You’ll be happy to know, however, that we all got through the trip unmugged. I was indeed overwhelmed and intimidated upon first setting foot in Manhattan, but it wore off pretty quickly. After getting the hang of the subway and getting used to walking further (and faster) than you ever would if you live in the South, I was feeling good about the place.

Here’s a keen observation I made while in New York: there’s a lot to do. It would be impossible for me to give you a synopsis of the whole trip, but the best part, for me, can be described in five words: Late Night with Conan O’Brien. (Or is that six words?)
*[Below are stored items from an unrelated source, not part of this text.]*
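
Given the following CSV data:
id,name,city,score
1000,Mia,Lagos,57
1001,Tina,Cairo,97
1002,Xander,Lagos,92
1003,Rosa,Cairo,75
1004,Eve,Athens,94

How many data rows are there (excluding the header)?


Counting rows (excluding header):
Header: id,name,city,score
Data rows: 5

ANSWER: 5


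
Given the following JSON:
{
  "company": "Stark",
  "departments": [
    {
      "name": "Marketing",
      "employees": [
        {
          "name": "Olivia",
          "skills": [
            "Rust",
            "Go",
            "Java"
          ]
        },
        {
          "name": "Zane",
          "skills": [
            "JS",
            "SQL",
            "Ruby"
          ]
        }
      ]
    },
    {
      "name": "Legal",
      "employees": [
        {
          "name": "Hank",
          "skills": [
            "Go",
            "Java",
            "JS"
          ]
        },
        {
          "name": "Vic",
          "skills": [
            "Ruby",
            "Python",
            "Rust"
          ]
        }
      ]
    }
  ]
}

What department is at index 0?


Path: departments[0].name
Value: Marketing

ANSWER: Marketing


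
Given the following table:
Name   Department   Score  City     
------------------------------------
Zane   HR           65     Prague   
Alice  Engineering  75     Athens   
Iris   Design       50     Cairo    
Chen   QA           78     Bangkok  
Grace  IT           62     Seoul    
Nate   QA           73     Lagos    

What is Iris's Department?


Row 3: Iris
Department = Design

ANSWER: Design


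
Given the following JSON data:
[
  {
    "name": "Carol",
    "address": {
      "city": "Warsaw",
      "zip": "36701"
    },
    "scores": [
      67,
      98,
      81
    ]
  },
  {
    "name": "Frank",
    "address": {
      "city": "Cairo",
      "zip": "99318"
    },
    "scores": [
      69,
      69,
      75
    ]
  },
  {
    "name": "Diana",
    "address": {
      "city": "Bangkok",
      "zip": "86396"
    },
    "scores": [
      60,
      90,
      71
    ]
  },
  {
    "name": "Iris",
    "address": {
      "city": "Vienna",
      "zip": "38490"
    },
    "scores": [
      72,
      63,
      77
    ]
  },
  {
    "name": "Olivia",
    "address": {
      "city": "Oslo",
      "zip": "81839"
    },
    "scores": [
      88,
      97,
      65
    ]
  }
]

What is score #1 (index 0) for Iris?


Path: records[3].scores[0]
Value: 72

ANSWER: 72


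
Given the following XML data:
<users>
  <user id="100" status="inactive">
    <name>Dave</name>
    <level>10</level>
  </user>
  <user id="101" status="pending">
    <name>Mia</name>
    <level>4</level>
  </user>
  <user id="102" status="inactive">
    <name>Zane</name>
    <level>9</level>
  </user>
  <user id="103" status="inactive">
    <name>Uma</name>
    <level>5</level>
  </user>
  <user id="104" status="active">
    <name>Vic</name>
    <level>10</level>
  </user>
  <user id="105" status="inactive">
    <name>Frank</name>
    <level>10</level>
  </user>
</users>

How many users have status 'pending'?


Counting users with status='pending':
  Mia (id=101) -> MATCH
Count: 1

ANSWER: 1


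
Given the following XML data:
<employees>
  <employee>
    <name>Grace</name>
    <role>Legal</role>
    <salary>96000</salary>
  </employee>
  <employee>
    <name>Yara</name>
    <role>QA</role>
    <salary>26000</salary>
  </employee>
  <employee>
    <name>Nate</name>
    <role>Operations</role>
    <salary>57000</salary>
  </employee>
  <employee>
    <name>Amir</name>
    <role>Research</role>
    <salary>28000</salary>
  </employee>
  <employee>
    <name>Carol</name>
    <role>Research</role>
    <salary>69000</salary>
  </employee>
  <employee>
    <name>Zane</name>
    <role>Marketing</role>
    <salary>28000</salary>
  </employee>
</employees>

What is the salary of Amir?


Searching for <employee> with <name>Amir</name>
Found at position 4
<salary>28000</salary>

ANSWER: 28000


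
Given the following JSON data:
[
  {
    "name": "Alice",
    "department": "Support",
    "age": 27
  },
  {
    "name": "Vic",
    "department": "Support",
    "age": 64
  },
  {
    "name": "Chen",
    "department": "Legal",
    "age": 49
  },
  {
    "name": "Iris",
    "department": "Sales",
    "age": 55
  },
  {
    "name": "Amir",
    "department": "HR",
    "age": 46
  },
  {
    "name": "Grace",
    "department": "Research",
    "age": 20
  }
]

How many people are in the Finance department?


Scanning records for department = Finance
  No matches found
Count: 0

ANSWER: 0


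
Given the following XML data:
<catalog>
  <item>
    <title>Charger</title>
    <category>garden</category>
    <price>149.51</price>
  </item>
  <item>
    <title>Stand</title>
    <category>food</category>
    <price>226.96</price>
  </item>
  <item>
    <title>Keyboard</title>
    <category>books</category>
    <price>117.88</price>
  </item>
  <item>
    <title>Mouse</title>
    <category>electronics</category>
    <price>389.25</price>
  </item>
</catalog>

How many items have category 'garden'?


Scanning <item> elements for <category>garden</category>:
  Item 1: Charger -> MATCH
Count: 1

ANSWER: 1


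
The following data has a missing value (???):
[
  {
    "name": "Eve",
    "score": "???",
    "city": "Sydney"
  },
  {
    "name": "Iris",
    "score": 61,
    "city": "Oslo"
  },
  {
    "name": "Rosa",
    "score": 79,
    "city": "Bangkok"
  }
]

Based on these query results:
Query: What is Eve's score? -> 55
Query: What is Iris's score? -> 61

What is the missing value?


The missing value is Eve's score
From query: Eve's score = 55

ANSWER: 55


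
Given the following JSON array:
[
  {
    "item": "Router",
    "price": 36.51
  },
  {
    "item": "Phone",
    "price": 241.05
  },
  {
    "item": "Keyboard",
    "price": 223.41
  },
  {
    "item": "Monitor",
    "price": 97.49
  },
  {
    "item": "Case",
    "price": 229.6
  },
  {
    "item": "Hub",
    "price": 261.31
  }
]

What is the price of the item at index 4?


Array index 4 -> Case
price = 229.6

ANSWER: 229.6


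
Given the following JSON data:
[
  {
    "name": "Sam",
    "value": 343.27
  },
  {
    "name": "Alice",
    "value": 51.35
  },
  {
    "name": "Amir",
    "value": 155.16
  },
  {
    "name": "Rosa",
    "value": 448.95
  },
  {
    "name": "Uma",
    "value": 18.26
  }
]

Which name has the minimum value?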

Yes, we attended a taping of Late Night at NBC Studios. During this taping five things became clear to me:

  1. Television studios are much smaller than they seem on TV
  2. Everything that happens in a television studio is even funnier than it seems on TV
  3. Max Weinberg and his band are the most ridiculously slick and professional musicians-for-hire that I have ever seen
  4. Conan O’Brien can take an unbelievably lackluster guest line-up (we showed up on Howie Mandell/Goo-Goo Dolls night) and weave it into a tapestry of hilarious television magic
  5. Conan O’Brien is a god. (And Conan, if you’re reading my site: The comedian that warmed up the crowd — tall, balding guy who appears in a lot of the sketches you do…I think he’s a writer — was hilarious too. You should use him on camera more often.)

The only other thing I’d like to mention is the famous person I saw. Everyone who goes to New York sees some type of celebrity. It’s part of the trip. Doesn’t matter if they’re A-list, B-list, D-list, completely washed-up…if you can’t say you saw someone you haven’t properly done New York. By the time we got there Kaiser and Megan had already checked this off their list. “We saw Kelly Ripa,” Megan mentioned to us, after we got to their hotel…. Picking up her kids from daycare. Of course.
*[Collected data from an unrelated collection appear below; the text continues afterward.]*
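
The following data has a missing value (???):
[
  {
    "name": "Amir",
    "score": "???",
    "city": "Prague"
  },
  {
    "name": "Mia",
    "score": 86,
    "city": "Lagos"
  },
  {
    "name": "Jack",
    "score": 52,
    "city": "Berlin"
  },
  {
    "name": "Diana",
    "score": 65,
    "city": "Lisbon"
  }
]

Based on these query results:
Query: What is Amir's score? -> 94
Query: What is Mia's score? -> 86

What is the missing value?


The missing value is Amir's score
From query: Amir's score = 94

ANSWER: 94


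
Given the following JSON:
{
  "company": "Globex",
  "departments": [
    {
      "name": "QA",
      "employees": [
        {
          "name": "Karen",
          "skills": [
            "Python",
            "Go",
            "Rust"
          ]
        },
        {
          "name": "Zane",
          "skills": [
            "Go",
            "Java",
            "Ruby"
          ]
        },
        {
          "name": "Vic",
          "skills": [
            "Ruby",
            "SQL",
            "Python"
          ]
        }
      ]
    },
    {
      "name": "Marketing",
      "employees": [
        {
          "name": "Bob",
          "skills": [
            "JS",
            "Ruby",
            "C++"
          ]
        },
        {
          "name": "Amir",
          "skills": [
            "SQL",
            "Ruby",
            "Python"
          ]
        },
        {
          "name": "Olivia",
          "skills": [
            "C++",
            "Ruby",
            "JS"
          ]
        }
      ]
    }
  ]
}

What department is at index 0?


Path: departments[0].name
Value: QA

ANSWER: QA


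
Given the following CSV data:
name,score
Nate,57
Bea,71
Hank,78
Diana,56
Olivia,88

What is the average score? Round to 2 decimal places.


Scores: 57, 71, 78, 56, 88
Sum = 350
Count = 5
Average = 350 / 5 = 70.00

ANSWER: 70.00


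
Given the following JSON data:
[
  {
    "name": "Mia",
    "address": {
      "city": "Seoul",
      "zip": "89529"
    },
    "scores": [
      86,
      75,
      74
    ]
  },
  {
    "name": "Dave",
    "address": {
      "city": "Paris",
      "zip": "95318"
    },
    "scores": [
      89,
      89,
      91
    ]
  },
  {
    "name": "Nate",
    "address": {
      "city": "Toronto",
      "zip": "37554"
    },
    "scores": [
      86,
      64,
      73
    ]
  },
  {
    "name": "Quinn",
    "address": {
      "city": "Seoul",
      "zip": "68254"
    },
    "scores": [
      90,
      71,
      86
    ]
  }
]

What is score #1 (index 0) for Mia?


Path: records[0].scores[0]
Value: 86

ANSWER: 86


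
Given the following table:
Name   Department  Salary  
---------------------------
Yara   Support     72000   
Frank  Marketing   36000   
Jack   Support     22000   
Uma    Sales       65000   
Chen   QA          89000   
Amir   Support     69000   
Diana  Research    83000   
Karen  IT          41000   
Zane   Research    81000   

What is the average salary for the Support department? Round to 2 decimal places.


Support department members:
  Yara: 72000
  Jack: 22000
  Amir: 69000
Sum = 163000
Count = 3
Average = 163000 / 3 = 54333.33

ANSWER: 54333.33


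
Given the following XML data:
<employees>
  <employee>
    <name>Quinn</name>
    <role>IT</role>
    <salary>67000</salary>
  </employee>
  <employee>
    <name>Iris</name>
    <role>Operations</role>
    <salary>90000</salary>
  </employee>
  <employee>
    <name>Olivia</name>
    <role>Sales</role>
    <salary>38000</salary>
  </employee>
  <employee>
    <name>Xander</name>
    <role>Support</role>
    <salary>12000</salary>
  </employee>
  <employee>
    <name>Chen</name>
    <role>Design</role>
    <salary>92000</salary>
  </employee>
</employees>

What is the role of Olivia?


Searching for <employee> with <name>Olivia</name>
Found at position 3
<role>Sales</role>

ANSWER: Sales


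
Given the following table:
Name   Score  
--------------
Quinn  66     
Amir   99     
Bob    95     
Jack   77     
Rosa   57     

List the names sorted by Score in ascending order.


Sorting by Score (ascending):
  Rosa: 57
  Quinn: 66
  Jack: 77
  Bob: 95
  Amir: 99


ANSWER: Rosa, Quinn, Jack, Bob, Amir


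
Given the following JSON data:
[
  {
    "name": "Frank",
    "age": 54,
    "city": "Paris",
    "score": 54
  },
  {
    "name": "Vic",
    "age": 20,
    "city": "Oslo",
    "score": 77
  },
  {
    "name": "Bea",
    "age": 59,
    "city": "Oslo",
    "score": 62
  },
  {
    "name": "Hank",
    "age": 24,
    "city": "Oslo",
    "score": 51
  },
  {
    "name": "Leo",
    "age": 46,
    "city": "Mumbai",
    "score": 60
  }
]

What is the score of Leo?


Looking up record where name = Leo
Record index: 4
Field 'score' = 60

ANSWER: 60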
Well, as my third celebrityless day was coming to a close and I was thinking it wasn’t going to happen, guess who I passed on the sidewalk in Times Square (Bear with me here. Apparently I’m now writing a piece for E! Online.)…Ludacris! Dressed in a suit. Yelling to someone (a member of his “posse,” perhaps?) that I’d already walked past.

That’ll do.

It’s a good thing my 26th birthday wasn’t that far behind me; I was still retaining some of the things that “hip, young” people know.

At this point, I’ve been out of the demographic for over a month, so I know I saw him, but now I have no idea who this “Ludacris” fella is.